Alors que je menais réflexion et travail d’écriture sur le thème de la vulnérabilité de l’être, je travaillais parallèlement à une tapisserie que je crée point par point depuis trois ans. Ma fille, commanditaire de l’ouvrage, en a choisi les couleurs vives qui se détachent sur le fond gris ardoise presque noir. J’alterne création de motifs au fil de ma fantaisie et travail sur le fond, trop sombre à mon avis, mais sur lequel, fleurs, oiseaux, papillons… pétillent de vie. Cela m’a amenée à envisager la vulnérabilité comme une tension entre le sombre d’un vécu ancien qui agit la personne dans la profondeur et de façon inconsciente, et l’élan de vie jaillissante qui s’affirme dans une joie à vivre d’autant plus intense qu’elle doit lutter contre le sombre profond qui tente de l’étouffer.
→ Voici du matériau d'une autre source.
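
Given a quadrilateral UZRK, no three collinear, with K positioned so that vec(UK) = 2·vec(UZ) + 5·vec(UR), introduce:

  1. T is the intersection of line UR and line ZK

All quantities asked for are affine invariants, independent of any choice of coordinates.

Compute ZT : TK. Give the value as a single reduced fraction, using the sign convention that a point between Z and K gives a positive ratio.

ZT:TK = -1/2

Work in coordinates with U = (0, 0), Z = (1, 0), R = (0, 1), K = (2, 5).
1. T is the intersection of line UR and line ZK ⇒ T = (0, -5)
T = Z + t·(K−Z) with t = -1, so ZT:TK = t:(1−t) = -1:2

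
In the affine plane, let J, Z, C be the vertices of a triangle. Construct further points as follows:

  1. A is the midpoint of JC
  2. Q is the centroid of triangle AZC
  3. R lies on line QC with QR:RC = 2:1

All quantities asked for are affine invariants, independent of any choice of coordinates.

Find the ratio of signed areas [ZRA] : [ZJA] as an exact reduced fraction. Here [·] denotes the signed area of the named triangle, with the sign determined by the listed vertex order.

Set J = (0, 0), Z = (1, 0), C = (0, 1); any affine frame gives the same invariant.
1. A is the midpoint of JC ⇒ A = (0, 1/2)
2. Q is the centroid of triangle AZC ⇒ Q = (1/3, 1/2)
3. R lies on line QC with QR:RC = 2:1 ⇒ R = (1/9, 5/6)
2·[ZRA] = 7/18, 2·[ZJA] = -1/2
[ZRA]:[ZJA] = 7/18:-1/2 = -7/9

[ZRA]:[ZJA] = -7/9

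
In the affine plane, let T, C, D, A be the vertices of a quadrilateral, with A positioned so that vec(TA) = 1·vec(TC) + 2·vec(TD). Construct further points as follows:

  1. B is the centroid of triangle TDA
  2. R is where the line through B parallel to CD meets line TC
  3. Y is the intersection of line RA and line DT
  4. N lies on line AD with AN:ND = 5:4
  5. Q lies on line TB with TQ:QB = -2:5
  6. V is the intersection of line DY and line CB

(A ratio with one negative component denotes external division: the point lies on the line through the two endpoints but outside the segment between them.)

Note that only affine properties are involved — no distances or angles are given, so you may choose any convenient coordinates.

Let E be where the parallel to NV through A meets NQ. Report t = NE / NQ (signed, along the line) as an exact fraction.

t = -45/158

Assign T = (0, 0), C = (1, 0), D = (0, 1), A = (1, 2) — the answer is frame-independent, so this choice is without loss of generality.
1. B is the centroid of triangle TDA ⇒ B = (1/3, 1)
2. R is where the line through B parallel to CD meets line TC ⇒ R = (4/3, 0)
3. Y is the intersection of line RA and line DT ⇒ Y = (0, 8)
4. N lies on line AD with AN:ND = 5:4 ⇒ N = (4/9, 13/9)
5. Q lies on line TB with TQ:QB = -2:5 ⇒ Q = (-2/9, -2/3)
6. V is the intersection of line DY and line CB ⇒ V = (0, 3/2)
through A parallel to NV: direction (-4/9, 1/18); meets NQ at E = (451/711, 2909/1422)
E = N + t·(Q−N) with t = -45/158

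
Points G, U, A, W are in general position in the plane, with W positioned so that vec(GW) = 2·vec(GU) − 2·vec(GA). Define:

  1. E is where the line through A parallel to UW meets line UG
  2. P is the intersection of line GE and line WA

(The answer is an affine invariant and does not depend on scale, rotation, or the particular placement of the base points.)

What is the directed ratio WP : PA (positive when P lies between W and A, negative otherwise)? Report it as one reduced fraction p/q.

WP:PA = 2

Set G = (0, 0), U = (1, 0), A = (0, 1), W = (2, -2); any affine frame gives the same invariant.
1. E is where the line through A parallel to UW meets line UG ⇒ E = (1/2, 0)
2. P is the intersection of line GE and line WA ⇒ P = (2/3, 0)
P = W + t·(A−W) with t = 2/3, so WP:PA = t:(1−t) = 2/3:1/3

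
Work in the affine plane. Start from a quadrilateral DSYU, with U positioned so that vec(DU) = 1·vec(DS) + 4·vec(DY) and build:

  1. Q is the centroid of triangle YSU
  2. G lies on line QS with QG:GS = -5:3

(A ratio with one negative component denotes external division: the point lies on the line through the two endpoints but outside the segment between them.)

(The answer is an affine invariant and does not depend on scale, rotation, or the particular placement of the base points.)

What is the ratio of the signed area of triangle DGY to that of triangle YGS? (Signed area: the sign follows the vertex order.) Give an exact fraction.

Set D = (0, 0), S = (1, 0), Y = (0, 1), U = (1, 4); any affine frame gives the same invariant.
1. Q is the centroid of triangle YSU ⇒ Q = (2/3, 5/3)
2. G lies on line QS with QG:GS = -5:3 ⇒ G = (3/2, -5/2)
2·[DGY] = 3/2, 2·[YGS] = 2
[DGY]:[YGS] = 3/2:2 = 3/4

[DGY]:[YGS] = 3/4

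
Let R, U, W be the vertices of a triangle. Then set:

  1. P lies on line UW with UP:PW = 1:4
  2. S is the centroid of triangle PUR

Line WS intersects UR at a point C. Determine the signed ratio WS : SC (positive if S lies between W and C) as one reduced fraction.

Assign R = (0, 0), U = (1, 0), W = (0, 1) — the answer is frame-independent, so this choice is without loss of generality.
1. P lies on line UW with UP:PW = 1:4 ⇒ P = (4/5, 1/5)
2. S is the centroid of triangle PUR ⇒ S = (3/5, 1/15)
line WS meets UR at C = (9/14, 0)
S = W + t·(C−W) with t = 14/15, so WS:SC = 14/15:1/15

WS:SC = 14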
Cette tension qui, selon moi, caractérise la résilience crée sur la durée des phénomènes psychosomatiques qui sont un des phénomènes ou une des raisons qui amènent un client à venir consulter. Cette tension est aussi un appel de la vie en soi qui invite une personne à quitter les mécanismes sombres et répétitifs de la névrose pour oser mettre en lumière des parties, des qualités qui demandent à s’épanouir. Pour y arriver, elle devra affronter sa vulnérabilité et les peurs qui y sont accolées.

Parfois, l’élan créatif sur ma tapisserie m’amène à multiplier les motifs fort en avant de la zone déjà couverte par le fond et je constate que le canevas commence à se déformer du fait de tensions inégales. Cela me fait penser aux distorsions que subit l’enfant acculé à satisfaire un parent (c’est-à-dire à faire que le parent soit comblé dans son incomplétude). Une partie de lui avance très vite en maturation tandis que ce qui de lui relève de l’âge réel reste à la traîne.
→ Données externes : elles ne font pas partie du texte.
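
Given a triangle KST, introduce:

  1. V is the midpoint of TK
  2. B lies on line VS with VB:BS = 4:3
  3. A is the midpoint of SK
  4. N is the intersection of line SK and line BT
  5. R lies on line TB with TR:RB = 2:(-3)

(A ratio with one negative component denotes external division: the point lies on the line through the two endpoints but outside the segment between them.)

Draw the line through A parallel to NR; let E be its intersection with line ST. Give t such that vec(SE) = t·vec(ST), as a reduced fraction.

t = 11/6

Work in coordinates with K = (0, 0), S = (1, 0), T = (0, 1).
1. V is the midpoint of TK ⇒ V = (0, 1/2)
2. B lies on line VS with VB:BS = 4:3 ⇒ B = (4/7, 3/14)
3. A is the midpoint of SK ⇒ A = (1/2, 0)
4. N is the intersection of line SK and line BT ⇒ N = (8/11, 0)
5. R lies on line TB with TR:RB = 2:(-3) ⇒ R = (-8/7, 18/7)
through A parallel to NR: direction (-144/77, 18/7); meets ST at E = (-5/6, 11/6)
E = S + t·(T−S) with t = 11/6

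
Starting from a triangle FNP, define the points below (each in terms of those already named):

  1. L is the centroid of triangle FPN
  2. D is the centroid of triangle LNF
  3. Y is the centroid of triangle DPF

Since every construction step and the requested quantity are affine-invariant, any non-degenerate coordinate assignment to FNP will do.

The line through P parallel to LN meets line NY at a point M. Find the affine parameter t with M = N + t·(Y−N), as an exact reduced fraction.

Set F = (0, 0), N = (1, 0), P = (0, 1); any affine frame gives the same invariant.
1. L is the centroid of triangle FPN ⇒ L = (1/3, 1/3)
2. D is the centroid of triangle LNF ⇒ D = (4/9, 1/9)
3. Y is the centroid of triangle DPF ⇒ Y = (4/27, 10/27)
through P parallel to LN: direction (2/3, -1/3); meets NY at M = (26/3, -10/3)
M = N + t·(Y−N) with t = -9

t = -9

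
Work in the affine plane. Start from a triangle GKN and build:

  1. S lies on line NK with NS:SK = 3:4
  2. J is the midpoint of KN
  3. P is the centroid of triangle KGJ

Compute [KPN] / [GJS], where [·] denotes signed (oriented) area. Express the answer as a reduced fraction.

Set G = (0, 0), K = (1, 0), N = (0, 1); any affine frame gives the same invariant.
1. S lies on line NK with NS:SK = 3:4 ⇒ S = (3/7, 4/7)
2. J is the midpoint of KN ⇒ J = (1/2, 1/2)
3. P is the centroid of triangle KGJ ⇒ P = (1/2, 1/6)
2·[KPN] = -1/3, 2·[GJS] = 1/14
[KPN]:[GJS] = -1/3:1/14 = -14/3

[KPN]:[GJS] = -14/3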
Être et vulnérabilité : définition

Avant d’aller plus loin, je propose de prendre la notion d’être dans l’acception la plus commune d’existence et de l’accoler ainsi à la vulnérabilité pour un questionnement sur la façon dont une personne perçoit son existence, la façon dont elle se perçoit par rapport à cette existence et comment elle décline dans le vécu de son identité, son rapport aux émotions, aux sensations physiques, au réel, au spirituel. L’être, dans son existence consciente, se traduit sous la forme de « Je suis » et il est est en perpétuel devenir puisque qu’il ne peut être qu’en étant. En étant ou en devenant celui qu’il est dans son identité unique par l’incarnation et la conscience des composantes de son identité en lien avec sa nature humaine. Composantes qui sont psychiques, psychologiques, morales, spirituelles, sociales, physiques, sexuelles. De prime abord, la vulnérabilité existentielle peut donner à penser qu’elle concerne surtout les personnes suicidaires. Elle concerne aussi tout élan qui se brise ou qui n’arrive pas à aller au bout de la réalisation qu’il a suscitée et entamée. Elle concerne le doute sur l’identité, sur les capacités à s’épanouir…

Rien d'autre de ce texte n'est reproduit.